The professor went on to add that Sardars, including electables across Balochistan, want to enter parliamentary politics with the help of the establishment.
The Khetran Sardars, neighbours of the Marris and Bugtis, have also amped up efforts to come into power for the past three decades; Sardar Abdur Rehman Khetran has been trying to increase his stake in the political fray since the 1990s.
He recently made the headlines when three bodies, of two young boys and a girl, were found at his ancestral home. The deceased were allegedly locked up in his private jail. Rehman was initially arrested, but was released from jail days later and is now contesting for polls.

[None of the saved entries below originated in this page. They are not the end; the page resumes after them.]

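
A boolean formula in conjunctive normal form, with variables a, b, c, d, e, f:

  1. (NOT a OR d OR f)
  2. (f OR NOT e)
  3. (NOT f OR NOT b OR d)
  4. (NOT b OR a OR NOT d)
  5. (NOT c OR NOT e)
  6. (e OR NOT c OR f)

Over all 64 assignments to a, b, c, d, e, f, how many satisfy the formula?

20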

Read more: Private jails in Balochistan's fiefdoms
Unlike other parts of eastern Balochistan, he has been facing tough competition in Barkhan from Wadera Abdul Karim Khetran of the National Party, which is the only nationalist party in the belt. In 2018, Sardar Khetran defeated NP’s Wadera Karim, but locals believe those elections were rigged.
During a visit to Barkhan, Dawn learned that Wadera Karim enjoys a decent amount of support in the district. Unlike other parts of the belt, resistance within the Khetran tribe against their own Sardar is on the rise.

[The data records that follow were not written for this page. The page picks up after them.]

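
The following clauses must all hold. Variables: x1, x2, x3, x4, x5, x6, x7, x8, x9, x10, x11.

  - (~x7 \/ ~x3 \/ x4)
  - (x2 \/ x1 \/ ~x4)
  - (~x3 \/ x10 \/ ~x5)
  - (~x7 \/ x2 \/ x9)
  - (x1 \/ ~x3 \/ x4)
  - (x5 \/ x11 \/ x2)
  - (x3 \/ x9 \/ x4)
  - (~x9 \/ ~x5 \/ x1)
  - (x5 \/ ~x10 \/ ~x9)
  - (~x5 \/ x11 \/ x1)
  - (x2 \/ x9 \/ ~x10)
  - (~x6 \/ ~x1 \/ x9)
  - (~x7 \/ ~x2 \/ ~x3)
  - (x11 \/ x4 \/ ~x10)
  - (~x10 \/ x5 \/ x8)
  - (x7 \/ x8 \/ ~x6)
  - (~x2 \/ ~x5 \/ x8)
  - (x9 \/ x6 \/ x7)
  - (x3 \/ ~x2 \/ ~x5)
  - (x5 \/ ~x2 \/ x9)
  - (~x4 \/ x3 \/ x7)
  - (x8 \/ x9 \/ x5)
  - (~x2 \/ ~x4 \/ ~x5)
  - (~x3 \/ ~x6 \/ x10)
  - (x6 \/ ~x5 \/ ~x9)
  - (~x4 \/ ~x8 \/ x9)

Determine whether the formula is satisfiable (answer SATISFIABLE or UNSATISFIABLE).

Pure literal: x11 appears only positively; assign x11 = True.
Branch on x1: take x1 = False.
Branch on x2: take x2 = True.
For the remaining variables, x3 = False, x4 = True, x5 = False, x6 = True, x7 = True, x8 = True, x9 = True, x10 = False works.
Every clause has at least one true literal under this assignment.
So x1=False, x2=True, x3=False, x4=True, x5=False, x6=True, x7=True, x8=True, x9=True, x10=False, x11=True is a satisfying assignment.

SATISFIABLE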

Even Inam Khetran, son of Sardar Khetran, is contesting elections against his father on the PPP’s ticket, while the latter, after switching loyalties several times, joined the PML-N during former premier Nawaz Sharif’s visit to Quetta last month.
Independent researcher and author Abdul Wahid Khetran terms the Sardari system the root cause of these problems.

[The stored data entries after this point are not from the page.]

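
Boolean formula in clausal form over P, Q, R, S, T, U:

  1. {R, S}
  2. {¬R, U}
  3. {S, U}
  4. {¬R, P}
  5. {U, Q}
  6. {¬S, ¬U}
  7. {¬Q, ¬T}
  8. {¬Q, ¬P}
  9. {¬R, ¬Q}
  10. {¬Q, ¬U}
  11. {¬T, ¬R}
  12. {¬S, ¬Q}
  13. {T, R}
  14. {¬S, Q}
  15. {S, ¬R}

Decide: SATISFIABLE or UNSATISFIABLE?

UNSATISFIABLE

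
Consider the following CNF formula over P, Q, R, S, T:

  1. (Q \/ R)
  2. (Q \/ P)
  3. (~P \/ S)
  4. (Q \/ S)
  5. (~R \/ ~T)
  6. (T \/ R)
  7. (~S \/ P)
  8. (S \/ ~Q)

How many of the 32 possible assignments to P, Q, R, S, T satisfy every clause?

Satisfying assignments:
  P=T Q=F R=T S=T T=F
  P=T Q=T R=F S=T T=T
  P=T Q=T R=T S=T T=F
Count: 3.

3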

“In Balochistan, most of the locals are against the Sardari system, which is being given steam by the state for its own vested interests,” he said. “Wherever the Sardari system’s grip is strong, there is more and more backwardness. Most of them (Sardars and Nawabs) are turncoats. They change parties overnight in order to sustain their grip in their constituencies,” he added.
Read more: Balochistan govt limits candidates' movements
Like others, the Magsis have also successfully maintained their representation in the national and provincial legislatures. Being Nawabs, they don’t have face any opposition from Jhal Magsi.
Nawab Zulfiqar Ali Magsi, who is the head of his tribe, has served as both the Balochistan’s chief minister and governor. Like Gazzain, he too is a close friend of Mr Zardari.
While Nawab Zulfiqar remains inactive on the political front, his brothers and son are filling the vacuum on his behalf and are members of both the legislatures and Senate.
Similarly, the Jamalis of Nasirabad, situated in the same belt, have risen to power as well. For instance, Mir Zafarullah Jamali — who was elected on PPP’s ticket in the 1977 elections —served as the PM during former dictator General Pervez Musharraf’s rule.
From the beginning, Jamali and his family’s politics, like most in eastern Balochistan, revolved around establishment. Despite his death and differences within the family, the clan has maintained its status in the political theatre.
The Domkis and Rinds of Lehri and Kachhi districts have been elected from their districts in a similar fashion as well.
Political activist Mohammad Amin Danish, who hails from the same belt, said: “There is hardly any political activity in the region due to increasing influence of Sardars, which has made it easier for them to continue to win. This is one of the reasons why they do not allow any opposition, in any form that jeopardises their writ.”